Isentropic work in closed versus open systems 2

[AthlonXPme]

I am preparing the Chemical PE and found these is a minor difference in calculating the isentropic work for closed versus open system in the reference book. The formula for isentropic work in closed system misses the specific heat ratio k on the numerator as compared with the formula for open system. What's the reason behind ? I thought the formula should be the same for both systems.

 

[1503-44]

Probably something to do with

Closed system = no mass transfer
Open system allows mass transfer

Specific heat capacity
To find the molar specific heat capacity of the gas involved, the following equations apply for any general gas that is calorically perfect. The property γ is either called the adiabatic index or the heat capacity ratio. Some published sources might use k instead of γ.

https://en.m.wikipedia.org/wiki/Heat_capacity_ratio

is the ratio of the heat capacity at constant pressure (CP) to heat capacity at constant volume (CV). It is sometimes also known as the isentropic expansion factor and is denoted by γ (gamma) for an ideal gas[note 1] or κ (kappa), the isentropic exponent for a real gas. The symbol γ is used by aerospace and chemical engineers.

𝛾=𝐶p/𝐶v =-(dP/P)/(dV/V)
At constant vol, dV=0, 𝛾=○○


Molar isochoric specific heat:
(Vol remains constant)
Cv =𝑅/(𝛾−1)

Molar isobaric specific heat:
(Press remains constant)
C𝑝=𝛾 𝑅/(𝛾−1)

PVⁿ= constant

https://en.m.wikipedia.org/wiki/Isobaric_process

Isothermal n=1
PV¹= constant

Isobaric n=1
PV⁰= constant

Polytropic 1<n<○○
PV^1o= constant

Isochoric
Vol = constant
PV^oo= constant

Isentropic
Entropy =constant
n=𝛾
PV^𝛾= constant

--Einstein gave the same test to students every year. When asked why he would do something like that, "Because the answers had changed."

 

[Heaviside1925]

I may be off base here, but when I learned thermo, I look at these equations as 2nd law statements. Based on your equations shown, the statement is, that it is possible for more work to be done in an open system as opposed to a closed in an isentropic system. So that leads me to the question of, where would this addition work come from in an isentropic system.
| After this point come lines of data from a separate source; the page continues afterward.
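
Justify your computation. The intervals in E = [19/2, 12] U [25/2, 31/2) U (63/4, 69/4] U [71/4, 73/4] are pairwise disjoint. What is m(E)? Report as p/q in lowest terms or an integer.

For pairwise disjoint intervals, m(union_i I_i) = sum_i m(I_i),
and m is invariant under swapping open/closed endpoints (single points have measure 0).
So m(E) = sum_i (b_i - a_i).
  I_1 has length 12 - 19/2 = 5/2.
  I_2 has length 31/2 - 25/2 = 3.
  I_3 has length 69/4 - 63/4 = 3/2.
  I_4 has length 73/4 - 71/4 = 1/2.
Summing:
  m(E) = 5/2 + 3 + 3/2 + 1/2 = 15/2.

15/2


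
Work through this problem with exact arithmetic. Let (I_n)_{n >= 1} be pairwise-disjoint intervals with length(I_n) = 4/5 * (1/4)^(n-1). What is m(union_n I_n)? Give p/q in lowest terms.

By countable additivity of the Lebesgue measure on pairwise disjoint measurable sets,
  m(union_{n >= 1} I_n) = sum_{n >= 1} m(I_n) = sum_{n >= 1} a * r^(n-1),
  with a = 4/5 and r = 1/4.
Since 0 < r = 1/4 < 1, the geometric series converges:
  sum_{n >= 1} a * r^(n-1) = a / (1 - r).
  = 4/5 / (1 - 1/4)
  = 4/5 / (3/4)
  = 16/15.

16/15


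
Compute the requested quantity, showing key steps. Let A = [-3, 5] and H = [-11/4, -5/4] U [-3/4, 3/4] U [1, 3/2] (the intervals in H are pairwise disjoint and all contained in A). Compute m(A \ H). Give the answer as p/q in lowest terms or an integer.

The ambient interval has length m(A) = 5 - (-3) = 8.
Since the holes are disjoint and sit inside A, by finite additivity
  m(H) = sum_i (b_i - a_i), and m(A \ H) = m(A) - m(H).
Computing the hole measures:
  m(H_1) = -5/4 - (-11/4) = 3/2.
  m(H_2) = 3/4 - (-3/4) = 3/2.
  m(H_3) = 3/2 - 1 = 1/2.
Summed: m(H) = 3/2 + 3/2 + 1/2 = 7/2.
So m(A \ H) = 8 - 7/2 = 9/2.

9/2


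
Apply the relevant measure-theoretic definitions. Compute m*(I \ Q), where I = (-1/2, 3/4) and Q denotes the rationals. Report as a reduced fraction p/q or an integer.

The interval I = (-1/2, 3/4) has m(I) = 3/4 - (-1/2) = 5/4 (endpoints are measure-zero, so open/closed/half-open agree). Write I = (I cap Q) u (I \ Q). The rationals in I are countable, so m*(I cap Q) = 0 (cover each rational by intervals whose total length is arbitrarily small). By countable subadditivity m*(I) <= m*(I cap Q) + m*(I \ Q), hence m*(I \ Q) >= m(I) = 5/4. The reverse inequality m*(I \ Q) <= m*(I) = 5/4 is trivial since (I \ Q) is a subset of I. Therefore m*(I \ Q) = 5/4.

5/4


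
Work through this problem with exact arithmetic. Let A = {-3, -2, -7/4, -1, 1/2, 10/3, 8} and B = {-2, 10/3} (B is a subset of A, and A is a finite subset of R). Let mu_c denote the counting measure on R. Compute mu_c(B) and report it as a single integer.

Counting measure assigns mu_c(E) = |E| (number of elements) when E is finite.
B has 2 element(s), so mu_c(B) = 2.

2


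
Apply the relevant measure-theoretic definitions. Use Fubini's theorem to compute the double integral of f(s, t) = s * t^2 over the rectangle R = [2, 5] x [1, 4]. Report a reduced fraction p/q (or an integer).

f(s, t) is a tensor product of a function of s and a function of t, and both factors are bounded continuous (hence Lebesgue integrable) on the rectangle, so Fubini's theorem applies:
  integral_R f d(m x m) = (integral_a1^b1 s ds) * (integral_a2^b2 t^2 dt).
Inner integral in s: integral_{2}^{5} s ds = (5^2 - 2^2)/2
  = 21/2.
Inner integral in t: integral_{1}^{4} t^2 dt = (4^3 - 1^3)/3
  = 21.
Product: (21/2) * (21) = 441/2.

441/2


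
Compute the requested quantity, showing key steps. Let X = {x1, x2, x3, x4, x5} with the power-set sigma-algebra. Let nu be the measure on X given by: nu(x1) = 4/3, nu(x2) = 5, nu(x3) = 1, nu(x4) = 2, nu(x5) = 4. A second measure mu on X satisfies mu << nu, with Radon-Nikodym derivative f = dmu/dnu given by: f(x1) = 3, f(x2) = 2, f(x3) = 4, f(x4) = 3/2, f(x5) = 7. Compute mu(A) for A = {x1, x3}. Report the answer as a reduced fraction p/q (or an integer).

By the defining property of the Radon-Nikodym derivative, for every measurable set A,
  mu(A) = integral_A f dnu.
Since nu is a discrete measure concentrated on the atoms of X, the integral over A reduces to the sum
  mu(A) = sum_{x in A} f(x) * nu({x}).
Computing each term:
  x1: f(x1) * nu(x1) = 3 * 4/3 = 4.
  x3: f(x3) * nu(x3) = 4 * 1 = 4.
Summing: mu(A) = 4 + 4 = 8.

8


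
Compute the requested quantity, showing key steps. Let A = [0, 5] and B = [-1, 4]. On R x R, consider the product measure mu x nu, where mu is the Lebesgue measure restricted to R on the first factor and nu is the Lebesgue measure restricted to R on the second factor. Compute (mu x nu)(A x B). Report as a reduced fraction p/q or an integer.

For a measurable rectangle A x B, the product measure satisfies
  (mu x nu)(A x B) = mu(A) * nu(B).
  mu(A) = 5.
  nu(B) = 5.
  (mu x nu)(A x B) = 5 * 5 = 25.

25


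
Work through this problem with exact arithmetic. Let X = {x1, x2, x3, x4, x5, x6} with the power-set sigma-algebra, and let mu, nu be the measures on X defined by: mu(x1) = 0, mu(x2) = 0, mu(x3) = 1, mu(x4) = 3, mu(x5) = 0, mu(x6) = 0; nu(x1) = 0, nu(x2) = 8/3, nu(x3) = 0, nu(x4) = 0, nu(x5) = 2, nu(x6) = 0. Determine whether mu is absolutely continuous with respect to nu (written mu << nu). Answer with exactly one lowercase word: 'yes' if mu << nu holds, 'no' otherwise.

mu << nu means: every nu-null measurable set is also mu-null; equivalently, for every atom x, if nu({x}) = 0 then mu({x}) = 0.
Checking each atom:
  x1: nu = 0, mu = 0 -> consistent with mu << nu.
  x2: nu = 8/3 > 0 -> no constraint.
  x3: nu = 0, mu = 1 > 0 -> violates mu << nu.
  x4: nu = 0, mu = 3 > 0 -> violates mu << nu.
  x5: nu = 2 > 0 -> no constraint.
  x6: nu = 0, mu = 0 -> consistent with mu << nu.
The atom(s) x3, x4 violate the condition (nu = 0 but mu > 0). Therefore mu is NOT absolutely continuous w.r.t. nu.

no


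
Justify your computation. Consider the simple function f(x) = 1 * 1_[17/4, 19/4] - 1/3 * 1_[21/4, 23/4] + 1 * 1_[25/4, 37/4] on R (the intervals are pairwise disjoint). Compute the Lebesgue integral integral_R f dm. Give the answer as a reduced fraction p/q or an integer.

For a simple function f = sum_i c_i * 1_{A_i} with disjoint A_i,
  integral f dm = sum_i c_i * m(A_i).
Lengths of the A_i:
  m(A_1) = 19/4 - 17/4 = 1/2.
  m(A_2) = 23/4 - 21/4 = 1/2.
  m(A_3) = 37/4 - 25/4 = 3.
Contributions c_i * m(A_i):
  (1) * (1/2) = 1/2.
  (-1/3) * (1/2) = -1/6.
  (1) * (3) = 3.
Total: 1/2 - 1/6 + 3 = 10/3.

10/3


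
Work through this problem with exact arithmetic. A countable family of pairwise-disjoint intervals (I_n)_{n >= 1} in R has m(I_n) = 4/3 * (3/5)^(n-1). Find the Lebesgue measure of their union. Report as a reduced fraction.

By countable additivity of the Lebesgue measure on pairwise disjoint measurable sets,
  m(union_{n >= 1} I_n) = sum_{n >= 1} m(I_n) = sum_{n >= 1} a * r^(n-1),
  with a = 4/3 and r = 3/5.
Since 0 < r = 3/5 < 1, the geometric series converges:
  sum_{n >= 1} a * r^(n-1) = a / (1 - r).
  = 4/3 / (1 - 3/5)
  = 4/3 / (2/5)
  = 10/3.

10/3


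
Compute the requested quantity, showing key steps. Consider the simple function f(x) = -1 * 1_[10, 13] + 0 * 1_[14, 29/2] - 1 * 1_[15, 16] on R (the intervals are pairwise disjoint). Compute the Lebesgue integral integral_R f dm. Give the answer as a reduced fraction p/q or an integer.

For a simple function f = sum_i c_i * 1_{A_i} with disjoint A_i,
  integral f dm = sum_i c_i * m(A_i).
Lengths of the A_i:
  m(A_1) = 13 - 10 = 3.
  m(A_2) = 29/2 - 14 = 1/2.
  m(A_3) = 16 - 15 = 1.
Contributions c_i * m(A_i):
  (-1) * (3) = -3.
  (0) * (1/2) = 0.
  (-1) * (1) = -1.
Total: -3 + 0 - 1 = -4.

-4


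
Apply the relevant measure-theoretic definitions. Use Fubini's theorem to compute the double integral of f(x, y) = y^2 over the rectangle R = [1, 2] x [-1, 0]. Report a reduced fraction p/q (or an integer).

f(x, y) is a tensor product of a function of x and a function of y, and both factors are bounded continuous (hence Lebesgue integrable) on the rectangle, so Fubini's theorem applies:
  integral_R f d(m x m) = (integral_a1^b1 1 dx) * (integral_a2^b2 y^2 dy).
Inner integral in x: integral_{1}^{2} 1 dx = (2^1 - 1^1)/1
  = 1.
Inner integral in y: integral_{-1}^{0} y^2 dy = (0^3 - (-1)^3)/3
  = 1/3.
Product: (1) * (1/3) = 1/3.

1/3


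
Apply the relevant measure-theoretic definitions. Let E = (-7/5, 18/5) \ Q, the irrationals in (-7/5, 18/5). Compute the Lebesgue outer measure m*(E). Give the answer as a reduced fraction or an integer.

The interval I = (-7/5, 18/5) has m(I) = 18/5 - (-7/5) = 5 (endpoints are measure-zero, so open/closed/half-open agree). Write I = (I cap Q) u (I \ Q). The rationals in I are countable, so m*(I cap Q) = 0 (cover each rational by intervals whose total length is arbitrarily small). By countable subadditivity m*(I) <= m*(I cap Q) + m*(I \ Q), hence m*(I \ Q) >= m(I) = 5. The reverse inequality m*(I \ Q) <= m*(I) = 5 is trivial since (I \ Q) is a subset of I. Therefore m*(I \ Q) = 5.

5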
If you look at the T-S diagram below and follow the lines of constant entropy and move from one isobar to the next, you have changed the enthalpy. To me it seems intuitive that one would expect a higher delta work in an open system than a closed, which is what the addition heat capacity ratio would seem to imply. In other words, there is an additional exchange of enthalpy that is occurring.

 

[Snickster]

In a closed system the work on compressing a non-flowing fluid is the integral of (P dV) = Force x Distance = P*A*dX

Where PV^k = Constant or P = C/V^k

So the integral is (C/V^k)dV - The solution to this integral is the equation for closed flow in your table.
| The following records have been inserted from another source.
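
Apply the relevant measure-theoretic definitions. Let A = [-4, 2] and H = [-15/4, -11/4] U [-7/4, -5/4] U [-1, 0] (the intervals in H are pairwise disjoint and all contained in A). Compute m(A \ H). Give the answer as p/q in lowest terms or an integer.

The ambient interval has length m(A) = 2 - (-4) = 6.
Since the holes are disjoint and sit inside A, by finite additivity
  m(H) = sum_i (b_i - a_i), and m(A \ H) = m(A) - m(H).
Computing the hole measures:
  m(H_1) = -11/4 - (-15/4) = 1.
  m(H_2) = -5/4 - (-7/4) = 1/2.
  m(H_3) = 0 - (-1) = 1.
Summed: m(H) = 1 + 1/2 + 1 = 5/2.
So m(A \ H) = 6 - 5/2 = 7/2.

7/2


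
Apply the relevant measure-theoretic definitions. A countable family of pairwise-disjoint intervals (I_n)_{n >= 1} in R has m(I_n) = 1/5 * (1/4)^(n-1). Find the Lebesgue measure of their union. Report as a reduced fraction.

By countable additivity of the Lebesgue measure on pairwise disjoint measurable sets,
  m(union_{n >= 1} I_n) = sum_{n >= 1} m(I_n) = sum_{n >= 1} a * r^(n-1),
  with a = 1/5 and r = 1/4.
Since 0 < r = 1/4 < 1, the geometric series converges:
  sum_{n >= 1} a * r^(n-1) = a / (1 - r).
  = 1/5 / (1 - 1/4)
  = 1/5 / (3/4)
  = 4/15.

4/15


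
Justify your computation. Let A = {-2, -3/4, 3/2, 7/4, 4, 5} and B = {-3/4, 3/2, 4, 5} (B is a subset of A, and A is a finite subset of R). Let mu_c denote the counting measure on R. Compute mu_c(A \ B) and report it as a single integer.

Counting measure assigns mu_c(E) = |E| (number of elements) when E is finite. For B subset A, A \ B is the set of elements of A not in B, so |A \ B| = |A| - |B|.
|A| = 6, |B| = 4, so mu_c(A \ B) = 6 - 4 = 2.

2


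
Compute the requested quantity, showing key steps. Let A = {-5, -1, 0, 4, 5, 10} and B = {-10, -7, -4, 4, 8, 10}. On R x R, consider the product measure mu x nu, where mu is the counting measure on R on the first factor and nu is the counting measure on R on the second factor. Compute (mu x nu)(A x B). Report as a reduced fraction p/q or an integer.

For a measurable rectangle A x B, the product measure satisfies
  (mu x nu)(A x B) = mu(A) * nu(B).
  mu(A) = 6.
  nu(B) = 6.
  (mu x nu)(A x B) = 6 * 6 = 36.

36


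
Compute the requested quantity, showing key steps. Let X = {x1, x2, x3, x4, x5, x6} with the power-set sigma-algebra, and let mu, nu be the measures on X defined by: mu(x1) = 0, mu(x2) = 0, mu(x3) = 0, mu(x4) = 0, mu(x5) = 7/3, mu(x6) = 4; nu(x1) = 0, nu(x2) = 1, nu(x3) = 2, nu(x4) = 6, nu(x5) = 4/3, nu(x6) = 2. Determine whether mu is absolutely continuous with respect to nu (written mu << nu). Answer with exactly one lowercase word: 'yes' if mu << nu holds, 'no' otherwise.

mu << nu means: every nu-null measurable set is also mu-null; equivalently, for every atom x, if nu({x}) = 0 then mu({x}) = 0.
Checking each atom:
  x1: nu = 0, mu = 0 -> consistent with mu << nu.
  x2: nu = 1 > 0 -> no constraint.
  x3: nu = 2 > 0 -> no constraint.
  x4: nu = 6 > 0 -> no constraint.
  x5: nu = 4/3 > 0 -> no constraint.
  x6: nu = 2 > 0 -> no constraint.
No atom violates the condition. Therefore mu << nu.

yes


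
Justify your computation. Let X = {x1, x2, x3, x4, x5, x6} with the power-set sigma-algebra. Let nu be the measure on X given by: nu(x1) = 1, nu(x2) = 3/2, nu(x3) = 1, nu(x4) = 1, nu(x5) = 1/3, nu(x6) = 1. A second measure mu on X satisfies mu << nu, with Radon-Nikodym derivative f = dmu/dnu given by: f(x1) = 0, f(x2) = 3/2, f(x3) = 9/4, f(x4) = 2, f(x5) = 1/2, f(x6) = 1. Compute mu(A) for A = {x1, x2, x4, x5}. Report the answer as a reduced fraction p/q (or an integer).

By the defining property of the Radon-Nikodym derivative, for every measurable set A,
  mu(A) = integral_A f dnu.
Since nu is a discrete measure concentrated on the atoms of X, the integral over A reduces to the sum
  mu(A) = sum_{x in A} f(x) * nu({x}).
Computing each term:
  x1: f(x1) * nu(x1) = 0 * 1 = 0.
  x2: f(x2) * nu(x2) = 3/2 * 3/2 = 9/4.
  x4: f(x4) * nu(x4) = 2 * 1 = 2.
  x5: f(x5) * nu(x5) = 1/2 * 1/3 = 1/6.
Summing: mu(A) = 0 + 9/4 + 2 + 1/6 = 53/12.

53/12


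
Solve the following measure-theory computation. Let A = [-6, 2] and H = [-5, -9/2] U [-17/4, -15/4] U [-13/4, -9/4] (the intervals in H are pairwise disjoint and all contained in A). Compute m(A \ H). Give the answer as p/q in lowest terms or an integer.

The ambient interval has length m(A) = 2 - (-6) = 8.
Since the holes are disjoint and sit inside A, by finite additivity
  m(H) = sum_i (b_i - a_i), and m(A \ H) = m(A) - m(H).
Computing the hole measures:
  m(H_1) = -9/2 - (-5) = 1/2.
  m(H_2) = -15/4 - (-17/4) = 1/2.
  m(H_3) = -9/4 - (-13/4) = 1.
Summed: m(H) = 1/2 + 1/2 + 1 = 2.
So m(A \ H) = 8 - 2 = 6.

6


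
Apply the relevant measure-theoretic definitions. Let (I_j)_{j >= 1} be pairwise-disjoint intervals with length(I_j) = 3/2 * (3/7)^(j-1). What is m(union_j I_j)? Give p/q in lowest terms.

By countable additivity of the Lebesgue measure on pairwise disjoint measurable sets,
  m(union_{j >= 1} I_j) = sum_{j >= 1} m(I_j) = sum_{j >= 1} a * r^(j-1),
  with a = 3/2 and r = 3/7.
Since 0 < r = 3/7 < 1, the geometric series converges:
  sum_{j >= 1} a * r^(j-1) = a / (1 - r).
  = 3/2 / (1 - 3/7)
  = 3/2 / (4/7)
  = 21/8.

21/8


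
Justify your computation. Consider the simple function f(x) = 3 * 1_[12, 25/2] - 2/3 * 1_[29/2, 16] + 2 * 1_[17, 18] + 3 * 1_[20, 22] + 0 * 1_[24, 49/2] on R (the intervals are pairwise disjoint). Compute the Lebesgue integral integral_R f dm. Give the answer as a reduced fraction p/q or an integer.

For a simple function f = sum_i c_i * 1_{A_i} with disjoint A_i,
  integral f dm = sum_i c_i * m(A_i).
Lengths of the A_i:
  m(A_1) = 25/2 - 12 = 1/2.
  m(A_2) = 16 - 29/2 = 3/2.
  m(A_3) = 18 - 17 = 1.
  m(A_4) = 22 - 20 = 2.
  m(A_5) = 49/2 - 24 = 1/2.
Contributions c_i * m(A_i):
  (3) * (1/2) = 3/2.
  (-2/3) * (3/2) = -1.
  (2) * (1) = 2.
  (3) * (2) = 6.
  (0) * (1/2) = 0.
Total: 3/2 - 1 + 2 + 6 + 0 = 17/2.

17/2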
In an open system the work is the integral of (V dP). This can be seen by the steady flow energy equation as follows:

TdS - W = dU + d(PV) + dKE + dPE = dU + PdV +VdP + dKE + dPE

But in a non-flow closed system we know that any heat added or removed Q = TdS = dU + PdV which is also true for a flowing system - so in a process with no heat added process such as an isentropic compression as the pressure increases and the dU increases due to compression, the integral of PdV is negative, because V2 is smaller than V1, but of equal value as positive dU so they all cancel - so PdV is still the pure compression work (that goes into dU) but VdP is the total work of compression and pushing the gas out of the cylinder once the compression has been completed, and pulling new gas back into the cylinder for compression - note that PdV is called the area under the curve and VdP is called the area behind the curve in thermo books.
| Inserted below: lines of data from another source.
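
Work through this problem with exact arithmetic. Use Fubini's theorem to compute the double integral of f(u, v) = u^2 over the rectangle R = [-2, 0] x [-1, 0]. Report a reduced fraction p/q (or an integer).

f(u, v) is a tensor product of a function of u and a function of v, and both factors are bounded continuous (hence Lebesgue integrable) on the rectangle, so Fubini's theorem applies:
  integral_R f d(m x m) = (integral_a1^b1 u^2 du) * (integral_a2^b2 1 dv).
Inner integral in u: integral_{-2}^{0} u^2 du = (0^3 - (-2)^3)/3
  = 8/3.
Inner integral in v: integral_{-1}^{0} 1 dv = (0^1 - (-1)^1)/1
  = 1.
Product: (8/3) * (1) = 8/3.

8/3


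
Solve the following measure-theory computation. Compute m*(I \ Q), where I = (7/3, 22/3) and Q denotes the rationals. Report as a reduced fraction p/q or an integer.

The interval I = (7/3, 22/3) has m(I) = 22/3 - 7/3 = 5 (endpoints are measure-zero, so open/closed/half-open agree). Write I = (I cap Q) u (I \ Q). The rationals in I are countable, so m*(I cap Q) = 0 (cover each rational by intervals whose total length is arbitrarily small). By countable subadditivity m*(I) <= m*(I cap Q) + m*(I \ Q), hence m*(I \ Q) >= m(I) = 5. The reverse inequality m*(I \ Q) <= m*(I) = 5 is trivial since (I \ Q) is a subset of I. Therefore m*(I \ Q) = 5.

5


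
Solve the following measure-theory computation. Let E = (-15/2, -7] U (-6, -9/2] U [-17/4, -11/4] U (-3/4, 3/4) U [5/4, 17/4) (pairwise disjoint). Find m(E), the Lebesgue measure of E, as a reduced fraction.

For pairwise disjoint intervals, m(union_i I_i) = sum_i m(I_i),
and m is invariant under swapping open/closed endpoints (single points have measure 0).
So m(E) = sum_i (b_i - a_i).
  I_1 has length -7 - (-15/2) = 1/2.
  I_2 has length -9/2 - (-6) = 3/2.
  I_3 has length -11/4 - (-17/4) = 3/2.
  I_4 has length 3/4 - (-3/4) = 3/2.
  I_5 has length 17/4 - 5/4 = 3.
Summing:
  m(E) = 1/2 + 3/2 + 3/2 + 3/2 + 3 = 8.

8


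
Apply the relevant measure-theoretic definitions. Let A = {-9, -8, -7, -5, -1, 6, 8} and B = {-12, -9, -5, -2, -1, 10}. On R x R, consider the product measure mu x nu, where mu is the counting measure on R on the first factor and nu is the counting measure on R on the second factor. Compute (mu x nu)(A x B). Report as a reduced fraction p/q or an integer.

For a measurable rectangle A x B, the product measure satisfies
  (mu x nu)(A x B) = mu(A) * nu(B).
  mu(A) = 7.
  nu(B) = 6.
  (mu x nu)(A x B) = 7 * 6 = 42.

42


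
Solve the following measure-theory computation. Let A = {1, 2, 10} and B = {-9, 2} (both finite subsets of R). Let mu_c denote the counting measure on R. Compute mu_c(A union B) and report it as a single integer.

Counting measure on a finite set equals cardinality. By inclusion-exclusion, |A union B| = |A| + |B| - |A cap B|.
|A| = 3, |B| = 2, |A cap B| = 1.
So mu_c(A union B) = 3 + 2 - 1 = 4.

4


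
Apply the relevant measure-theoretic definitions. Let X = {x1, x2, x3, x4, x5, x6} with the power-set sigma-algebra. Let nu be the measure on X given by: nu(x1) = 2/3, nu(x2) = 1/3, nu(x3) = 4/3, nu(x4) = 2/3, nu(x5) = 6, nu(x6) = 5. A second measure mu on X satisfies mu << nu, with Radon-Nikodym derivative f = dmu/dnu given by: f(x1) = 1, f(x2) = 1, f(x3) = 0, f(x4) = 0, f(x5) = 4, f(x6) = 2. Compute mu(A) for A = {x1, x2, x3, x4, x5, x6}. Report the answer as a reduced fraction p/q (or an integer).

By the defining property of the Radon-Nikodym derivative, for every measurable set A,
  mu(A) = integral_A f dnu.
Since nu is a discrete measure concentrated on the atoms of X, the integral over A reduces to the sum
  mu(A) = sum_{x in A} f(x) * nu({x}).
Computing each term:
  x1: f(x1) * nu(x1) = 1 * 2/3 = 2/3.
  x2: f(x2) * nu(x2) = 1 * 1/3 = 1/3.
  x3: f(x3) * nu(x3) = 0 * 4/3 = 0.
  x4: f(x4) * nu(x4) = 0 * 2/3 = 0.
  x5: f(x5) * nu(x5) = 4 * 6 = 24.
  x6: f(x6) * nu(x6) = 2 * 5 = 10.
Summing: mu(A) = 2/3 + 1/3 + 0 + 0 + 24 + 10 = 35.

35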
so TdS and dU + PdV cancels out of the above equation for steady flow and the resulting steady flow equation is:

VdP = dKE + dPE + W

Typically change in kinetic energy and potential energy are negligible so the equation reduces to:

Integral of VdP = Work Steady Flow

The soliution of this integral is the equation shown for an open system in your table.

 

[1503-44]

Very nice explanation. Makes perfect sense. Thanks.

--Einstein gave the same test to students every year. When asked why he would do something like that, "Because the answers had changed."